Sunday 5 January 2014

Interstellar travel

Alien was shown on telly over the Xmas period. What a great movie! I saw it when it came out in 1980, a day or two after the last examination of my BSc degree. With those big exams behind me I was in a bit of a black mood but Alien really lifted my spirits. My only real disappointment was that one of the humans survived.

It's amusing how quickly images of future technology date. One of the crew interacts with a computer via a 1980s keyboard and a CRT monitor, for instance - not even a touch screen, far less by speaking, and in text, no GUI. In many other ways it's far-sighted, however.

Interstellar space is such a potential playground for science fiction. It's quite irresistible to authors and film-makers but the enormous distances have always been a huge problem: how could you make these journeys in a human lifetime, far less a time short enough for the action of space battles and political intrigues? Einstein's Theory of Special Relativity shows that the speed of light is a sort of ultimate speed limit of the physical world. As accelerated objects move at speeds closer and closer to the speed of light, they get more and more massive, so it gets harder to accelerate them further. Worse, some invented method for faster-than-light communication would open up the most horrible paradoxes: you could receive the answers to questions before you decided to ask them, for instance. Most people prefer to believe it's just not possible, rather than allowing that the normal sequence of cause and effect might sometimes break down. So we're stuck with travel no faster than the speed of light which means four years at least to the nearest star, even supposing we can make our spaceships move close to the speed of light, and many thousands of years to most others.

The normal solution of science fiction is to assume some advance in physics that will enable a way round this problem. For example, you can learn probably more than you ever wanted to know about Star Trek's "warp drive" in Memory Alpha, the Star Trek wiki. I still remember the gasps in the cinema when the Millenium Falcon entered hyperspace for the first time. There are probably very few Britons who don't know about Doctor Who's TARDIS, especially with the hugely successful reboot of recent years (but I need to get something off my chest here: I HATE it that they now show the TARDIS flying about like some sort of helicopter. It's WRONG. WRONG.). From thousands of science fiction novels that casually invoke such unknown physics, let me mention one personal favourite: M John Harrison's brilliant Light, in which the inventor of faster-than-light travel is also a serial killer.

Let's face it. There is every chance that the physical world just doesn't work this way. No faster-than-light travel is possible and all our Star Treks and Star Wars and Doctors are just fantasies, not even "science fiction". Don't cry.

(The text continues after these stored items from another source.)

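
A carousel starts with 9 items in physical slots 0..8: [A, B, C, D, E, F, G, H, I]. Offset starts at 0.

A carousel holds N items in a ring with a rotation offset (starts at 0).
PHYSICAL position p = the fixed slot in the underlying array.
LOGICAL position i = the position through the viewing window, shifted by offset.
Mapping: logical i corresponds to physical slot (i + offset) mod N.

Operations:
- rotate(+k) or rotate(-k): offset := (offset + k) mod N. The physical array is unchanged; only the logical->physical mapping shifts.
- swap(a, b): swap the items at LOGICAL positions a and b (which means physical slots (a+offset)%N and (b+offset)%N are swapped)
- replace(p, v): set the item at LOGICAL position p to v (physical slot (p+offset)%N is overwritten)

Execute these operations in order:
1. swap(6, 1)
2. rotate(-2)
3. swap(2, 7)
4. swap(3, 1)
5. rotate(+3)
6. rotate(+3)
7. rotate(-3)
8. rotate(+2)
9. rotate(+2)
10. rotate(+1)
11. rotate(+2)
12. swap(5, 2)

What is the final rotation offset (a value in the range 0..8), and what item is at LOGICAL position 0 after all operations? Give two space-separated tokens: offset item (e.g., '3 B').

Answer: 8 G

Derivation:
After op 1 (swap(6, 1)): offset=0, physical=[A,G,C,D,E,F,B,H,I], logical=[A,G,C,D,E,F,B,H,I]
After op 2 (rotate(-2)): offset=7, physical=[A,G,C,D,E,F,B,H,I], logical=[H,I,A,G,C,D,E,F,B]
After op 3 (swap(2, 7)): offset=7, physical=[F,G,C,D,E,A,B,H,I], logical=[H,I,F,G,C,D,E,A,B]
After op 4 (swap(3, 1)): offset=7, physical=[F,I,C,D,E,A,B,H,G], logical=[H,G,F,I,C,D,E,A,B]
After op 5 (rotate(+3)): offset=1, physical=[F,I,C,D,E,A,B,H,G], logical=[I,C,D,E,A,B,H,G,F]
After op 6 (rotate(+3)): offset=4, physical=[F,I,C,D,E,A,B,H,G], logical=[E,A,B,H,G,F,I,C,D]
After op 7 (rotate(-3)): offset=1, physical=[F,I,C,D,E,A,B,H,G], logical=[I,C,D,E,A,B,H,G,F]
After op 8 (rotate(+2)): offset=3, physical=[F,I,C,D,E,A,B,H,G], logical=[D,E,A,B,H,G,F,I,C]
After op 9 (rotate(+2)): offset=5, physical=[F,I,C,D,E,A,B,H,G], logical=[A,B,H,G,F,I,C,D,E]
After op 10 (rotate(+1)): offset=6, physical=[F,I,C,D,E,A,B,H,G], logical=[B,H,G,F,I,C,D,E,A]
After op 11 (rotate(+2)): offset=8, physical=[F,I,C,D,E,A,B,H,G], logical=[G,F,I,C,D,E,A,B,H]
After op 12 (swap(5, 2)): offset=8, physical=[F,E,C,D,I,A,B,H,G], logical=[G,F,E,C,D,I,A,B,H]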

I like it that Alien takes the less preferred but more likely solution. The human crew are placed in suspended animation for most of their enormously long journeys and only revived after the many years of travel - unless, of course, they intercept signals of intelligent life that turn out to be warning them to keep away from beasties that will use them as incubators for a few hours before bursting fatally out of their stomachs. Anyway this device allows recognisable humans to make interstellar journeys although it does raise interesting questions beyond the scope of the movie, about the maintenance of a culture when communication involves such long intervals of time.

We're not really adapted for interstellar travel. Our individual lifespans are so short. But interstellar travel might eventually make sense if we evolve or, more likely, engineer ourselves into beings that live for, say 1,000 years. Then a 10 or 20 year journey to a nearby star would be a fine way of spending a little bit of your life. This might become possible with our existing bodies through bio-engineering, as imagined so excitingly by Freeman Dyson, or we might even find some way of divorcing consciousness from the body and supporting it in machines: "uploading" a person into a computer. Then the "person" would keep working as long as the machine did.

Of course science fiction has tackled these ideas as well. A student on one of my courses handed me a copy of Diaspora by Greg Egan. The protagonists in this book are our cultural and, umm, mechanical descendants but they have long since moved beyond organic bodies. As minds existing within machines they can contemplate journeys of thousands of years; they are effectively immortal. Most of the interest and possibly the deterrent value of this book lies in the nature of its protagonists, their motivations and relationships. In a time after biology these transhumans are not exactly people we can imagine having a beer and a chat with.

I haven't even mentioned Alcubierre and so on, attempts at identifying a road to faster-than-light travel based on known physics (which, so far, involve using a sort of matter not known to exist as well as demanding the generation of infeasible amounts of energy). Even if these technologies ultimately prove to be possible I believe they belong to an extremely distant future. I think changes to the physical nature of humanity will make thousand-year journeys feasible and attractive first.

So, Alien notwithstanding, I think the future of interstellar travel is summed up in a couple of phrases often heard in Scotland: "ye canna change the laws o' physics, Captain"; and "it's not for the likes of us".